What Anonymous omits to mention is the language used by Nulty and the Chronicle newshawk.

Anonymous said...

This is something i think about often when reading my old favorites. However, i once read that Chandler was criticized by his writer peers for being pro-Latino (and it seems they were saying he wasn't racist enough for their liking). I think the racism is readily apparent in James Cain, but in Chandler's work, I don't see it. An author isn't necessarily racist if he is capturing racist thoughts/belief of the area he is writing about. Los Angeles was and still is a very racist place. None of the hard boiled writers truly capture that though because it's not their world, they just walk into it sometimes.

Dorte H said...

Interesting observations & comments on racism.
Right now I am teaching about eugenics in one of my classes. We have started out with two articles about the origins, and what springs to mind is that in the 1930s large parts of the Western world believed in eugenics, white supremacy and sterilization of ´the unfit´. Things did not really change until Nazi-Germany lost the war in 1945. Of course racism should not be excused or defended, but ´anonymous´ has a point: Chandler´s dialogue might just aim at realism.

Linda L. Richards said...

It's an error, I think, to judge a writer outside of the context of his time. I don't think Chandler was either racist or (as I've heard people posit in the past) sexist but rather very much a product of his moment. I don't think that's reason to criticize, but rather to celebrate. After all, how else, really, can we see how very far we've come? Fiction makes this very vivid: we can live the now and the then.
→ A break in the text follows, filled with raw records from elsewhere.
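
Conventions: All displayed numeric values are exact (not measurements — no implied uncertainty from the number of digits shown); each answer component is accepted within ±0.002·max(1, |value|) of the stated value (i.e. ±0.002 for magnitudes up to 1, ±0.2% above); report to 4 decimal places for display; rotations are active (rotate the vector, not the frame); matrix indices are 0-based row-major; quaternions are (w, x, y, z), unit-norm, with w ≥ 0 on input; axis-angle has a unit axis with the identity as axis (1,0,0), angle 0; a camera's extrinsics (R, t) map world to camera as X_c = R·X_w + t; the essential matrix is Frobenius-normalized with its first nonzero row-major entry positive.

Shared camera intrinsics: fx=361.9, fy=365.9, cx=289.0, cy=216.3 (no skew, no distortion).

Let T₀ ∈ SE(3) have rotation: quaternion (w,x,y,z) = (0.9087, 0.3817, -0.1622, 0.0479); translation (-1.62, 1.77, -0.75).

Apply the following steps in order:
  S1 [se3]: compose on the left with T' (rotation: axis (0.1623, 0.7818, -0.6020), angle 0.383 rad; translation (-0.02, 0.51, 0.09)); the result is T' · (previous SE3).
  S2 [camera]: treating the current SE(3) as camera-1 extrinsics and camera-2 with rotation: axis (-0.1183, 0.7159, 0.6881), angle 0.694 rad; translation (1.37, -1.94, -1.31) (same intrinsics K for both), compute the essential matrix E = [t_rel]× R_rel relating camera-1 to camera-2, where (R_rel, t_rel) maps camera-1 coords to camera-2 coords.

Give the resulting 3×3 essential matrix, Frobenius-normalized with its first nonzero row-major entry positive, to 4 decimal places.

matrix = [0.2632 0.1845 -0.0847; 0.3280 0.3917 -0.3814; 0.4914 -0.0357 0.4903]

after S1 (compose_se3): R=[0.9621 0.1622 -0.2190; -0.2706 0.6654 -0.6957; 0.0329 0.7286 0.6841], t=(-1.3251, 2.6508, -0.0936)
after S2 (essential): [0.2632 0.1845 -0.0847; 0.3280 0.3917 -0.3814; 0.4914 -0.0357 0.4903]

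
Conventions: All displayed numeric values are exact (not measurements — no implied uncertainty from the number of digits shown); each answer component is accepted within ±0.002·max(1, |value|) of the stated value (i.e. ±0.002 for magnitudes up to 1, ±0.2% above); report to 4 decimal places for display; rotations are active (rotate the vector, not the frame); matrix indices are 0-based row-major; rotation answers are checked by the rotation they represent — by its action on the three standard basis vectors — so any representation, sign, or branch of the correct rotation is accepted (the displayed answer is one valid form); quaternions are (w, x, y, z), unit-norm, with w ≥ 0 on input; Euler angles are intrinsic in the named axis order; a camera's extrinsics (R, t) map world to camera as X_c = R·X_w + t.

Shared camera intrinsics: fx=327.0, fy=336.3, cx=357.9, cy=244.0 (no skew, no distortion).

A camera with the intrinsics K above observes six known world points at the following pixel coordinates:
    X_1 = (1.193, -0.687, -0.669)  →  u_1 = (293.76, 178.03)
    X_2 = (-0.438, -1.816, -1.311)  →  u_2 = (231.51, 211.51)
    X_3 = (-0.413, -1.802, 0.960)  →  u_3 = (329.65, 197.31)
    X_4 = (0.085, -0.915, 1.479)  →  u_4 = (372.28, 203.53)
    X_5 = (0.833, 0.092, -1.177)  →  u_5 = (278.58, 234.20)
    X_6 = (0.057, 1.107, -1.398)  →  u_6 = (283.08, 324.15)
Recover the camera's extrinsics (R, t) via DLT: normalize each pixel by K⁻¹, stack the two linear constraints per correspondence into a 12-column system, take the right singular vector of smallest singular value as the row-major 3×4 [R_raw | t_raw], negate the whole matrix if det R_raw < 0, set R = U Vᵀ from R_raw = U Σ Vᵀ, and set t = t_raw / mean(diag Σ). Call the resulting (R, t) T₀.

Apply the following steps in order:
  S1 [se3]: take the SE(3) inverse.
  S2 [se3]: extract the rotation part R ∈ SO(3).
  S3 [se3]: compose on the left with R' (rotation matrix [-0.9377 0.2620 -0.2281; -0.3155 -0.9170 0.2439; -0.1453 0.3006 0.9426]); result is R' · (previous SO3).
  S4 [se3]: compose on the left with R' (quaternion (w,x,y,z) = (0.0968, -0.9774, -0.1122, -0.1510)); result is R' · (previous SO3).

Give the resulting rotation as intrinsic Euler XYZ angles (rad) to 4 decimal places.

source (pnp_recover): camera pose = R=[0.2807 0.4814 0.8303; -0.6665 0.7203 -0.1923; -0.6907 -0.4995 0.5230], t=(-0.4896, 0.1196, 6.1372)
after S1 (invert_se3): R=[0.2807 -0.6665 -0.6907; 0.4814 0.7203 -0.4995; 0.8303 -0.1923 0.5230], t=(4.4558, 3.2147, -2.7803)
after S2 (rot_of_se3): [0.2807 -0.6665 -0.6907; 0.4814 0.7203 -0.4995; 0.8303 -0.1923 0.5230]
after S3 (compose_so3): [-0.3265 0.8576 0.3975; -0.3275 -0.4971 0.8035; 0.8866 0.1321 0.4432]
after S4 (compose_so3): [-0.1423 0.7094 0.6902; 0.4489 0.6678 -0.5938; -0.8822 0.2254 -0.4135]

rotation (euler_xyz) = (2.1791, 0.7618, -1.7688)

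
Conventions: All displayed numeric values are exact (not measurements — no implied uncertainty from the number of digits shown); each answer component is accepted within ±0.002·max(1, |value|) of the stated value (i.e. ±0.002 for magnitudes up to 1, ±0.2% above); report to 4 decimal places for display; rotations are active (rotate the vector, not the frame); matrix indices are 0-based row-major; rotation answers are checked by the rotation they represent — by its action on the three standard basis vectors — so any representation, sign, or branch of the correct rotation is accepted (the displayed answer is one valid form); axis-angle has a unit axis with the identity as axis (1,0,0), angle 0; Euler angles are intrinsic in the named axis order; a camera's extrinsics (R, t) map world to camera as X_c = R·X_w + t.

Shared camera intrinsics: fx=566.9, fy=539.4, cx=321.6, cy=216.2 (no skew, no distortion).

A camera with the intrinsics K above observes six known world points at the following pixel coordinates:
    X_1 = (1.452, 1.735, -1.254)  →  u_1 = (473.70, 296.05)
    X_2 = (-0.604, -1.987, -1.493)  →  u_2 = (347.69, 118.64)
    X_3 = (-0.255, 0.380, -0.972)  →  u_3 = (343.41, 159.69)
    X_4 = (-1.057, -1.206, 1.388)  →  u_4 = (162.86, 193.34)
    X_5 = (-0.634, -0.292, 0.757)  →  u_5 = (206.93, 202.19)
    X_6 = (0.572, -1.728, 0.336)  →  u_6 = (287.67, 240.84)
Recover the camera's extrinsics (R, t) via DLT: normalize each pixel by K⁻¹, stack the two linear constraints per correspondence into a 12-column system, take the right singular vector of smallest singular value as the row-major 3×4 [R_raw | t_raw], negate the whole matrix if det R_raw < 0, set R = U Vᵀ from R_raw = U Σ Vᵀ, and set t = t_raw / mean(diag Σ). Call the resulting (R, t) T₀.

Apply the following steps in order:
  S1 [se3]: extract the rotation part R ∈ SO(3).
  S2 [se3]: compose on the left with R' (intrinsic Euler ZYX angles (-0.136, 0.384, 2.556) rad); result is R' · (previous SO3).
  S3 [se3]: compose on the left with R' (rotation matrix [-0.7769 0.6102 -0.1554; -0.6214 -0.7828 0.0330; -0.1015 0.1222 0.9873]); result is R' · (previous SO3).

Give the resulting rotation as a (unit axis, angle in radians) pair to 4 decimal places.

rotation (axis_angle) = ((0.0691, 0.4580, 0.8863), 2.7970)

source (pnp_recover): camera pose = R=[0.5245 0.0450 -0.8502; 0.8390 0.1428 0.5251; 0.1450 -0.9887 0.0372], t=(-0.4600, -0.0100, 6.9399)
after S1 (rot_of_se3): [0.5245 0.0450 -0.8502; 0.8390 0.1428 0.5251; 0.1450 -0.9887 0.0372]
after S2 (compose_so3): [0.5034 0.4344 -0.7469; -0.8555 0.3720 -0.3602; 0.1214 0.8203 0.5589]
after S3 (compose_so3): [-0.9319 -0.2380 0.2736; 0.3609 -0.5341 0.7646; -0.0358 0.8113 0.5836]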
What a gift!

Eric Beetner said...

Just to make a note about the title change for the film: Since Dick Powell was reinventing his image from a song and dance man to more serious dramatic actor, and taking on Chandler would be his first role anything like it, the producers decided not to confuse the public by releasing a film that could have been confused as a musical by the title and the public's association with Powell. Hence the name change and inserting the word Murder in there.
And I agree that Chandler himself was probably not racist, it was more a sign of the times. An unfortunate sign.

Anonymous said...

From his writings, it doesn't appear to me that Chandler/Marlowe was as racist or sexist as his peers in the hard boiled fiction biz. Yes, Blacks and Latinos were usually only house help. Italians ran mortuaries on Bunker Hill and had criminal connections. There was white trash too (Jessie Florian) and house help that came off smarter than their old money employers. Mostly though, "non-whites" are always on the periphery or non-existent, which is also racist to me.

I do think, however, it's ok to judge someone's views even if they are supposedly in sync with the time. Jefferson is my fav example of this. When i was dragged to Montebello, what stood out to me were the slave quarters and the gardens they "worked" in.

Anonymous said...

There are a couple of anonymous commenters here. i was the first, so I guess Mr. Adler's comments were in reference to mine. I mentioned Nulty's dialogue. I don't see how his language or the newshawk's changes anything. I think you are still holding a 69 year old book to today's standards. Chandler was born in the nineteenth century for cryin' out loud. We should be thankful that documents like FML exist to remind us of how far we have come, and how much we've stayed the same.

Mark Coggins said...

There's this exchange in The Long Goodbye between Marlowe and a black chauffeur:

"'I grow old. . . I grow old. . I shall wear the bottoms of my trousers rolled.' What does that mean, Mr. Marlowe?"
"Not a bloody thing. It just sounds good."
He smiled. "That is from the 'Love Song of J. Alfred Prufrock.' Here's another one. 'In the room the women come and go/Talking of Michael Angelo.' Does that suggest anything to you, sir?"
"Yeah--it suggests to me that the guy didn't know very much about women."
"My sentiments exactly, sir. Nonetheless I admire T. S. Eliot Very much."
"Did you say 'nonetheless'?"
"Why, yes I did. Mr. Marlowe. Is that incorrect?"
"No, but don't say it in front of a millionaire. He might think you were giving him the hotfoot."

Chandler is at least playing with peoples' expectations about blacks there (but perhaps dings women in the process!)